BERICHT/033: Perspektiven der Geisteswissenschaften (spektrum - Uni Bayreuth)


spektrum 1/07 - Universität Bayreuth

Perspektiven der Geisteswissenschaften

Interview mit Professor Dr. Gerhard Wolf, Dekan der Sprach- und Literaturwissenschaftlichen Fakultät der Universität Bayreuth, zum "Jahr der Geisteswissenschaften"

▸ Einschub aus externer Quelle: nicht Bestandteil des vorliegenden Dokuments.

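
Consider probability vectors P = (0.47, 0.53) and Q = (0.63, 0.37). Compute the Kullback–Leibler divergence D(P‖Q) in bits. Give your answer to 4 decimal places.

0.0761 bits

D(P‖Q) = Σ p·log₂(p/q).
  0.47·log₂(0.47/0.63) = -0.19866
  0.53·log₂(0.53/0.37) = 0.27479
D(P‖Q) = 0.0761 bits.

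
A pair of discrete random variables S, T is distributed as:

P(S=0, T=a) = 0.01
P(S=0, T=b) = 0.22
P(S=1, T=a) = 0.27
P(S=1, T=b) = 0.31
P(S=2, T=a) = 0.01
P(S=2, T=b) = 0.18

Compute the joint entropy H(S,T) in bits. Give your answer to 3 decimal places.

H(S,T) = −Σ p(x,y)·log₂ p(x,y) over all 6 cells.
  cell (0,a): −0.01·log₂0.01 = 0.0664
  cell (0,b): −0.22·log₂0.22 = 0.4806
  cell (1,a): −0.27·log₂0.27 = 0.5100
  cell (1,b): −0.31·log₂0.31 = 0.5238
  cell (2,a): −0.01·log₂0.01 = 0.0664
  cell (2,b): −0.18·log₂0.18 = 0.4453
Sum = 2.093 bits.

2.093 bits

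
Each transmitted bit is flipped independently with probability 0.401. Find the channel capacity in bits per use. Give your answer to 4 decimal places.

Binary symmetric channel: C = 1 − h₂(ε) where h₂ is the binary entropy function.
h₂(0.401) = −0.401·log₂0.401 − 0.599·log₂0.599 = 0.9715.
C = 1 − 0.9715 = 0.0285 bits per channel use.

0.0285 bits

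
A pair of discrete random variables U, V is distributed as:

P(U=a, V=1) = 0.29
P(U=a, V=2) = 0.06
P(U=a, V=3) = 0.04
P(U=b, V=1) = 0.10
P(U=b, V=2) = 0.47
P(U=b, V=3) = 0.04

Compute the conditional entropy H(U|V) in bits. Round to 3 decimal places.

0.670 bits

Marginals: p(U) = (0.3900, 0.6100), p(V) = (0.3900, 0.5300, 0.0800).
H(U|V) = Σ p(V) · H(U|V=·).
  V=1: p=0.3900, H(U|V=1) = 0.8213
  V=2: p=0.5300, H(U|V=2) = 0.5095
  V=3: p=0.0800, H(U|V=3) = 1.0000
Weighted sum = 0.670 bits.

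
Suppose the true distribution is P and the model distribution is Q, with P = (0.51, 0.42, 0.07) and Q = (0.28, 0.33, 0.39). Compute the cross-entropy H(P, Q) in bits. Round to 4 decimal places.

H(P,Q) = −Σ p·log₂ q.
  −0.51·log₂(0.28) = 0.93662
  −0.42·log₂(0.33) = 0.67177
  −0.07·log₂(0.39) = 0.09509
H(P,Q) = 1.7035 bits.

1.7035 bits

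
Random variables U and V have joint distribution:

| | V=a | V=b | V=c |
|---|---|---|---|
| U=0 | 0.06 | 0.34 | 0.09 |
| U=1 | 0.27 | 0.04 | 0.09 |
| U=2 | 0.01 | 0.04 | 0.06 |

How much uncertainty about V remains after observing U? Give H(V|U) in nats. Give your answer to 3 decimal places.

Chain rule: H(V|U) = H(U,V) − H(U).
Marginals: p(U) = (0.4900, 0.4000, 0.1100), p(V) = (0.3400, 0.4200, 0.2400).
H(U,V) = 1.7949 nats; H(U) = 0.9589 nats.
H(V|U) = 1.7949 − 0.9589 = 0.836 nats.

0.836 nats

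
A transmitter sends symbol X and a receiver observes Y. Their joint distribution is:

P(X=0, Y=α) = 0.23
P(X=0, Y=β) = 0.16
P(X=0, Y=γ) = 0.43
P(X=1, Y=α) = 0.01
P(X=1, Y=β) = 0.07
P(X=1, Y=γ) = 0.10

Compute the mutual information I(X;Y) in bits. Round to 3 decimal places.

Marginals: p(X) = (0.8200, 0.1800), p(Y) = (0.2400, 0.2300, 0.5300).
I(X;Y) = H(X) + H(Y) − H(X,Y).
H(X) = 0.6801, H(Y) = 1.4672, H(X,Y) = 2.1014.
I(X;Y) = 0.6801 + 1.4672 − 2.1014 = 0.046 bits.

0.046 bits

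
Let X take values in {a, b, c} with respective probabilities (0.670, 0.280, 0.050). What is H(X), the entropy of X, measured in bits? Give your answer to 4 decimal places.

H(X) = −Σ p·log₂ p.
  −(0.670)·log₂(0.670) = 0.38710
  −(0.280)·log₂(0.280) = 0.51422
  −(0.050)·log₂(0.050) = 0.21610
Sum: 0.38710 + 0.51422 + 0.21610 = 1.1174 bits.

1.1174 bits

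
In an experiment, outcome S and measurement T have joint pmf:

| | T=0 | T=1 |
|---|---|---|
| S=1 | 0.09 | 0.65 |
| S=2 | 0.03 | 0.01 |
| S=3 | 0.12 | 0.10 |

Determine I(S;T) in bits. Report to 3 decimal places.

0.149 bits

Marginals: p(S) = (0.7400, 0.0400, 0.2200), p(T) = (0.2400, 0.7600).
I(S;T) = H(S) + H(T) − H(S,T).
H(S) = 0.9878, H(T) = 0.7950, H(S,T) = 1.6341.
I(S;T) = 0.9878 + 0.7950 − 1.6341 = 0.149 bits.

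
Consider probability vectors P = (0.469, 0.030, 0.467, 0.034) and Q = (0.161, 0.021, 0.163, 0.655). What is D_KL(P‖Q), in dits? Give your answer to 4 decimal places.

D(P‖Q) = Σ p·log₁₀(p/q).
  0.469·log₁₀(0.469/0.161) = 0.21778
  0.030·log₁₀(0.030/0.021) = 0.00465
  0.467·log₁₀(0.467/0.163) = 0.21348
  0.034·log₁₀(0.034/0.655) = -0.04368
D(P‖Q) = 0.3922 dits.

0.3922 dits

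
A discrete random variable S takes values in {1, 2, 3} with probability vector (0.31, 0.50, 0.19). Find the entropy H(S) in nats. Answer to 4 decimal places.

1.0252 nats

H(S) = −Σ p·ln p.
  −(0.31)·ln(0.31) = 0.36307
  −(0.50)·ln(0.50) = 0.34657
  −(0.19)·ln(0.19) = 0.31554
Sum: 0.36307 + 0.34657 + 0.31554 = 1.0252 nats.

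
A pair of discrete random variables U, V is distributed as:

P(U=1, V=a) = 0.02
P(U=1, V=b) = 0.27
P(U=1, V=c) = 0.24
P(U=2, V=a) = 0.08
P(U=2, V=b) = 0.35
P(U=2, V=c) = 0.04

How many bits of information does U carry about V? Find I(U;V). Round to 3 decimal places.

Marginals: p(U) = (0.5300, 0.4700), p(V) = (0.1000, 0.6200, 0.2800).
I(U;V) = H(U) + H(V) − H(U,V).
H(U) = 0.9974, H(V) = 1.2740, H(U,V) = 2.1244.
I(U;V) = 0.9974 + 1.2740 − 2.1244 = 0.147 bits.

0.147 bits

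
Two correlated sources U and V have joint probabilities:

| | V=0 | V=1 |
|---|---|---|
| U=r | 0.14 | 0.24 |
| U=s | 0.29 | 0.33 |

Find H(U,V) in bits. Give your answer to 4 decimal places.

1.9370 bits

H(U,V) = −Σ p(x,y)·log₂ p(x,y) over all 4 cells.
  cell (r,0): −0.14·log₂0.14 = 0.39711
  cell (r,1): −0.24·log₂0.24 = 0.49413
  cell (s,0): −0.29·log₂0.29 = 0.51790
  cell (s,1): −0.33·log₂0.33 = 0.52782
Sum = 1.9370 bits.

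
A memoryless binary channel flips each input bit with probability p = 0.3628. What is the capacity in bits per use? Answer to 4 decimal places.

Binary symmetric channel: C = 1 − h₂(ε) where h₂ is the binary entropy function.
h₂(0.3628) = −0.3628·log₂0.3628 − 0.6372·log₂0.6372 = 0.9450.
C = 1 − 0.9450 = 0.0550 bits per channel use.

0.0550 bits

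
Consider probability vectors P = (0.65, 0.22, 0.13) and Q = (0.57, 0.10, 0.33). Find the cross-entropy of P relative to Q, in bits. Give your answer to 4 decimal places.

1.4659 bits

H(P,Q) = −Σ p·log₂ q.
  −0.65·log₂(0.57) = 0.52713
  −0.22·log₂(0.10) = 0.73082
  −0.13·log₂(0.33) = 0.20793
H(P,Q) = 1.4659 bits.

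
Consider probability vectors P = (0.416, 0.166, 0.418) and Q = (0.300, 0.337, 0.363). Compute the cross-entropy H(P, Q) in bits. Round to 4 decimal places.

H(P,Q) = −Σ p·log₂ q.
  −0.416·log₂(0.300) = 0.72258
  −0.166·log₂(0.337) = 0.26048
  −0.418·log₂(0.363) = 0.61110
H(P,Q) = 1.5942 bits.

1.5942 bits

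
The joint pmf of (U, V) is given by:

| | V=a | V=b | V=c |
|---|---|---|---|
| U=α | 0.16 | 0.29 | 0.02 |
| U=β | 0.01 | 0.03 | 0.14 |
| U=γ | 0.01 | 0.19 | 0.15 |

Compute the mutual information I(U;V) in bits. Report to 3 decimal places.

Marginals: p(U) = (0.4700, 0.1800, 0.3500), p(V) = (0.1800, 0.5100, 0.3100).
I(U;V) = H(U) + H(V) − H(U,V).
H(U) = 1.4874, H(V) = 1.4645, H(U,V) = 2.6013.
I(U;V) = 1.4874 + 1.4645 − 2.6013 = 0.351 bits.

0.351 bits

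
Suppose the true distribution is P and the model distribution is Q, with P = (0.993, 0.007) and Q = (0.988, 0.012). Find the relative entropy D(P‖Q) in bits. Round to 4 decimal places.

0.0018 bits

D(P‖Q) = Σ p·log₂(p/q).
  0.993·log₂(0.993/0.988) = 0.00723
  0.007·log₂(0.007/0.012) = -0.00544
D(P‖Q) = 0.0018 bits.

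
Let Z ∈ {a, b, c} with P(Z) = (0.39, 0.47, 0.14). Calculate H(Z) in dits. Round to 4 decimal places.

0.4331 dits

H(Z) = −Σ p·log₁₀ p.
  −(0.39)·log₁₀(0.39) = 0.15948
  −(0.47)·log₁₀(0.47) = 0.15411
  −(0.14)·log₁₀(0.14) = 0.11954
Sum: 0.15948 + 0.15411 + 0.11954 = 0.4331 dits.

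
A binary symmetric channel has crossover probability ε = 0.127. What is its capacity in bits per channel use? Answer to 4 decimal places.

Binary symmetric channel: C = 1 − h₂(ε) where h₂ is the binary entropy function.
h₂(0.127) = −0.127·log₂0.127 − 0.873·log₂0.873 = 0.5492.
C = 1 − 0.5492 = 0.4508 bits per channel use.

0.4508 bits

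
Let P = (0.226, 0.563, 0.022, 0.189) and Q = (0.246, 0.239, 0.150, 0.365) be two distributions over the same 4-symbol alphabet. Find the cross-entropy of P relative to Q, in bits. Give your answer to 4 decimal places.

1.9548 bits

H(P,Q) = −Σ p·log₂ q.
  −0.226·log₂(0.246) = 0.45726
  −0.563·log₂(0.239) = 1.16255
  −0.022·log₂(0.150) = 0.06021
  −0.189·log₂(0.365) = 0.27481
H(P,Q) = 1.9548 bits.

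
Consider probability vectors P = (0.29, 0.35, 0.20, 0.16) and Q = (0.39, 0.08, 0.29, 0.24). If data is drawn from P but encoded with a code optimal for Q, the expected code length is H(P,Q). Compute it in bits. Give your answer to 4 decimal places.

2.3559 bits

H(P,Q) = −Σ p·log₂ q.
  −0.29·log₂(0.39) = 0.39395
  −0.35·log₂(0.08) = 1.27535
  −0.20·log₂(0.29) = 0.35718
  −0.16·log₂(0.24) = 0.32942
H(P,Q) = 2.3559 bits.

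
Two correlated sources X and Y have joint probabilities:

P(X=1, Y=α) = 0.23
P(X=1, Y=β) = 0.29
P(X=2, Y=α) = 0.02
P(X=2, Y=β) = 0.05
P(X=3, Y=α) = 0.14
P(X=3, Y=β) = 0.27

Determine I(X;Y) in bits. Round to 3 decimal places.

0.010 bits

Marginals: p(X) = (0.5200, 0.0700, 0.4100), p(Y) = (0.3900, 0.6100).
I(X;Y) = H(X) + H(Y) − H(X,Y).
H(X) = 1.2865, H(Y) = 0.9648, H(X,Y) = 2.2417.
I(X;Y) = 1.2865 + 0.9648 − 2.2417 = 0.010 bits.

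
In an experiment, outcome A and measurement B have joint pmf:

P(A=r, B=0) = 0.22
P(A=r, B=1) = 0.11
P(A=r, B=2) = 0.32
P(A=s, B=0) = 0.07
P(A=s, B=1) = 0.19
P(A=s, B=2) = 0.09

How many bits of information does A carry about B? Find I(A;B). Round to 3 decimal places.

0.107 bits

Marginals: p(A) = (0.6500, 0.3500), p(B) = (0.2900, 0.3000, 0.4100).
I(A;B) = Σ p(x,y)·log₂[p(x,y)/(p(x)p(y))].
  (r,0): 0.22·log₂(1.1671) = 0.0490
  (r,1): 0.11·log₂(0.5641) = -0.0909
  (r,2): 0.32·log₂(1.2008) = 0.0845
  (s,0): 0.07·log₂(0.6897) = -0.0375
  (s,1): 0.19·log₂(1.8095) = 0.1626
  (s,2): 0.09·log₂(0.6272) = -0.0606
Sum = 0.107 bits.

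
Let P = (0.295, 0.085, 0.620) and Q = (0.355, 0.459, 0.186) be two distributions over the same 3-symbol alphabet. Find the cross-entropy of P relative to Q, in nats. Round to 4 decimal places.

H(P,Q) = −Σ p·ln q.
  −0.295·ln(0.355) = 0.30551
  −0.085·ln(0.459) = 0.06619
  −0.620·ln(0.186) = 1.04285
H(P,Q) = 1.4145 nats.

1.4145 nats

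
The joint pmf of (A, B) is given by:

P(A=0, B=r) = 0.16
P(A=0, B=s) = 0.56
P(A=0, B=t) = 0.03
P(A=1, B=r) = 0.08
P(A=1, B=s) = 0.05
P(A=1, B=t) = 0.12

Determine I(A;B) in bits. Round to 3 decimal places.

0.233 bits

Marginals: p(A) = (0.7500, 0.2500), p(B) = (0.2400, 0.6100, 0.1500).
I(A;B) = Σ p(x,y)·log₂[p(x,y)/(p(x)p(y))].
  (0,r): 0.16·log₂(0.8889) = -0.0272
  (0,s): 0.56·log₂(1.2240) = 0.1633
  (0,t): 0.03·log₂(0.2667) = -0.0572
  (1,r): 0.08·log₂(1.3333) = 0.0332
  (1,s): 0.05·log₂(0.3279) = -0.0804
  (1,t): 0.12·log₂(3.2000) = 0.2014
Sum = 0.233 bits.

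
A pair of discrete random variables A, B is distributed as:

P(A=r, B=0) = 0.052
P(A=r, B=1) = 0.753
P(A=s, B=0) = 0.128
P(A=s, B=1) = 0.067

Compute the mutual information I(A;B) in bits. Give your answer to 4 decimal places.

Marginals: p(A) = (0.8050, 0.1950), p(B) = (0.1800, 0.8200).
I(A;B) = H(A) + H(B) − H(A,B).
H(A) = 0.7118, H(B) = 0.6801, H(A,B) = 1.1709.
I(A;B) = 0.7118 + 0.6801 − 1.1709 = 0.2210 bits.

0.2210 bits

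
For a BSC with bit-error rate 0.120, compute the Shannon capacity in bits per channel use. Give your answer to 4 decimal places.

Binary symmetric channel: C = 1 − h₂(ε) where h₂ is the binary entropy function.
h₂(0.120) = −0.120·log₂0.120 − 0.880·log₂0.880 = 0.5294.
C = 1 − 0.5294 = 0.4706 bits per channel use.

0.4706 bits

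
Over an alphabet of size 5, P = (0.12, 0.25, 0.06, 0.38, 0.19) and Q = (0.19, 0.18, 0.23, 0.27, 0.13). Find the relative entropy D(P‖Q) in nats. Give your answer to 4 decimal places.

0.1483 nats

D(P‖Q) = Σ p·ln(p/q).
  0.12·ln(0.12/0.19) = -0.05514
  0.25·ln(0.25/0.18) = 0.08213
  0.06·ln(0.06/0.23) = -0.08062
  0.38·ln(0.38/0.27) = 0.12986
  0.19·ln(0.19/0.13) = 0.07210
D(P‖Q) = 0.1483 nats.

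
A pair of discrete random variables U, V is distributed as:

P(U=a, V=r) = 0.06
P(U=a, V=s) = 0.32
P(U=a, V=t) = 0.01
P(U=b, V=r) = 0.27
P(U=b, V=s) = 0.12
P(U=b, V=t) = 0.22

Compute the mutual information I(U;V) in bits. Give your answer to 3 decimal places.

0.308 bits

Marginals: p(U) = (0.3900, 0.6100), p(V) = (0.3300, 0.4400, 0.2300).
I(U;V) = Σ p(x,y)·log₂[p(x,y)/(p(x)p(y))].
  (a,r): 0.06·log₂(0.4662) = -0.0661
  (a,s): 0.32·log₂(1.8648) = 0.2877
  (a,t): 0.01·log₂(0.1115) = -0.0317
  (b,r): 0.27·log₂(1.3413) = 0.1144
  (b,s): 0.12·log₂(0.4471) = -0.1394
  (b,t): 0.22·log₂(1.5681) = 0.1428
Sum = 0.308 bits.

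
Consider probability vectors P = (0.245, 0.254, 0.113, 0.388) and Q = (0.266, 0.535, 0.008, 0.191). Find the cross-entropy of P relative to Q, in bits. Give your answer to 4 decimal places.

2.4111 bits

H(P,Q) = −Σ p·log₂ q.
  −0.245·log₂(0.266) = 0.46807
  −0.254·log₂(0.535) = 0.22921
  −0.113·log₂(0.008) = 0.78713
  −0.388·log₂(0.191) = 0.92668
H(P,Q) = 2.4111 bits.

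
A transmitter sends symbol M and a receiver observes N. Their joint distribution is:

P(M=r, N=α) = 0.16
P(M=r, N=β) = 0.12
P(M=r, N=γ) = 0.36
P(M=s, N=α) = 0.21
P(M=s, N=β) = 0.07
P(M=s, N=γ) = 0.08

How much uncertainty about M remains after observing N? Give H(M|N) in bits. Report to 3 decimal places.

0.846 bits

Marginals: p(M) = (0.6400, 0.3600), p(N) = (0.3700, 0.1900, 0.4400).
H(M|N) = Σ p(N) · H(M|N=·).
  N=α: p=0.3700, H(M|N=α) = 0.9868
  N=β: p=0.1900, H(M|N=β) = 0.9495
  N=γ: p=0.4400, H(M|N=γ) = 0.6840
Weighted sum = 0.846 bits.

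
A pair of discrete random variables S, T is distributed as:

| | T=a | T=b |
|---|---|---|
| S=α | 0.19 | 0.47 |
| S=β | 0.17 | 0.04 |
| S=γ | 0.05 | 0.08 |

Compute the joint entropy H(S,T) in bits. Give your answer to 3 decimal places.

2.095 bits

H(S,T) = −Σ p(x,y)·log₂ p(x,y) over all 6 cells.
  cell (α,a): −0.19·log₂0.19 = 0.4552
  cell (α,b): −0.47·log₂0.47 = 0.5120
  cell (β,a): −0.17·log₂0.17 = 0.4346
  cell (β,b): −0.04·log₂0.04 = 0.1858
  cell (γ,a): −0.05·log₂0.05 = 0.2161
  cell (γ,b): −0.08·log₂0.08 = 0.2915
Sum = 2.095 bits.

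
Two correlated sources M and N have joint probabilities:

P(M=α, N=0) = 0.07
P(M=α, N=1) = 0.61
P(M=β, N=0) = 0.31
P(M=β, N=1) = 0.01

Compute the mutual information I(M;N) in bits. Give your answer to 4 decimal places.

Marginals: p(M) = (0.6800, 0.3200), p(N) = (0.3800, 0.6200).
I(M;N) = Σ p(x,y)·log₂[p(x,y)/(p(x)p(y))].
  (α,0): 0.07·log₂(0.2709) = -0.13189
  (α,1): 0.61·log₂(1.4469) = 0.32509
  (β,0): 0.31·log₂(2.5493) = 0.41854
  (β,1): 0.01·log₂(0.0504) = -0.04310
Sum = 0.5686 bits.

0.5686 bits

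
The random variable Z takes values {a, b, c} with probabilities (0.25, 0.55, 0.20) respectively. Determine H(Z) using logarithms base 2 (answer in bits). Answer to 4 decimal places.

1.4388 bits

H(Z) = −Σ p·log₂ p.
  −(0.25)·log₂(0.25) = 0.50000
  −(0.55)·log₂(0.55) = 0.47437
  −(0.20)·log₂(0.20) = 0.46439
Sum: 0.50000 + 0.47437 + 0.46439 = 1.4388 bits.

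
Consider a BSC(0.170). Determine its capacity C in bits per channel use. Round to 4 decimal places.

0.3423 bits

Binary symmetric channel: C = 1 − h₂(ε) where h₂ is the binary entropy function.
h₂(0.170) = −0.170·log₂0.170 − 0.830·log₂0.830 = 0.6577.
C = 1 − 0.6577 = 0.3423 bits per channel use.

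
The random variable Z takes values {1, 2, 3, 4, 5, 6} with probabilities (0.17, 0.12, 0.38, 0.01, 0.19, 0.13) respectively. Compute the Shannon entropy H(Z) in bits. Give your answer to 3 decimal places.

H(Z) = −Σ p·log₂ p.
  −(0.17)·log₂(0.17) = 0.4346
  −(0.12)·log₂(0.12) = 0.3671
  −(0.38)·log₂(0.38) = 0.5305
  −(0.01)·log₂(0.01) = 0.0664
  −(0.19)·log₂(0.19) = 0.4552
  −(0.13)·log₂(0.13) = 0.3826
Sum: 0.4346 + 0.3671 + 0.5305 + 0.0664 + 0.4552 + 0.3826 = 2.236 bits.

2.236 bits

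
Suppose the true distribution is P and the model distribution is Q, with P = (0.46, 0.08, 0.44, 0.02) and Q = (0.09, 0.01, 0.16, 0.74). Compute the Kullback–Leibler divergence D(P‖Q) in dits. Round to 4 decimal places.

0.5601 dits

D(P‖Q) = Σ p·log₁₀(p/q).
  0.46·log₁₀(0.46/0.09) = 0.32592
  0.08·log₁₀(0.08/0.01) = 0.07225
  0.44·log₁₀(0.44/0.16) = 0.19331
  0.02·log₁₀(0.02/0.74) = -0.03136
D(P‖Q) = 0.5601 dits.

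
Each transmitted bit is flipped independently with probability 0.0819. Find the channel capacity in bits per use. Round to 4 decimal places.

Binary symmetric channel: C = 1 − h₂(ε) where h₂ is the binary entropy function.
h₂(0.0819) = −0.0819·log₂0.0819 − 0.9181·log₂0.9181 = 0.4088.
C = 1 − 0.4088 = 0.5912 bits per channel use.

0.5912 bits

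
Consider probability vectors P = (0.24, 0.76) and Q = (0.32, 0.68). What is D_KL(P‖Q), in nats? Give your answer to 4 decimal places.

D(P‖Q) = Σ p·ln(p/q).
  0.24·ln(0.24/0.32) = -0.06904
  0.76·ln(0.76/0.68) = 0.08453
D(P‖Q) = 0.0155 nats.

0.0155 nats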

Das Bundesministerium für Bildung und Forschung (BMBF), die Initiative "Wissenschaft im Dialog" und weitere Partner aus Wissenschaft, Wirtschaft und Kultur haben das Jahr 2007 zum "Jahr der Geisteswissenschaften "ausgerufen. Mit Professor Dr. Gerhard Wolf, Lehrstuhlinhaber für Ältere Deutsche Philologie, sprach darüber Christian Wißler, Hochschulmarketing der Universität Bayreuth.


*


WIßLER: Herr Professor Wolf, am 1. Januar 2007 beginnt in Deutschland das "Jahr der Geisteswissenschaften". Die Reihe der Wissenschaftsjahre, die im Jahr 2000 mit dem "Jahr der Physik" begann, ist mittlerweile schon eine Tradition. Sie zielt darauf ab, Themen, Ergebnisse und Methoden verschiedener wissenschaftlicher Disziplinen im Rahmen besonderer Veranstaltungen in die Öffentlichkeit zu tragen und so den Austausch zwischen Wissenschaft und Gesellschaft zu fördern. Bisher hatten diese Wissenschaftsjahre ein naturwissenschaftlich-technisches Profil, nun aber stehen zum ersten Mal die Geisteswissenschaften im Mittelpunkt. An den Planungen für 2007 ist unter anderem ein Koordinierungsausschuss des Philosophischen Fakultätentags beteiligt, dem Sie als stellvertretender Vorsitzender dieses bundesweiten Gremiums angehören. Im allgemeinen Verständnis umfasst der Begriff "Geisteswissenschaften" eine Vielzahl von Disziplinen angefangen von den Geschichtswissenschaften über die linguistisch oder literaturwissenschaftlich orientierten Philologien bis hin zu den Medienwissenschaften. Ist es aus Ihrer Sicht vorteilhaft, diese unterschiedlichen Disziplinen in einem einzigen Wissenschaftsjahr zu bündeln?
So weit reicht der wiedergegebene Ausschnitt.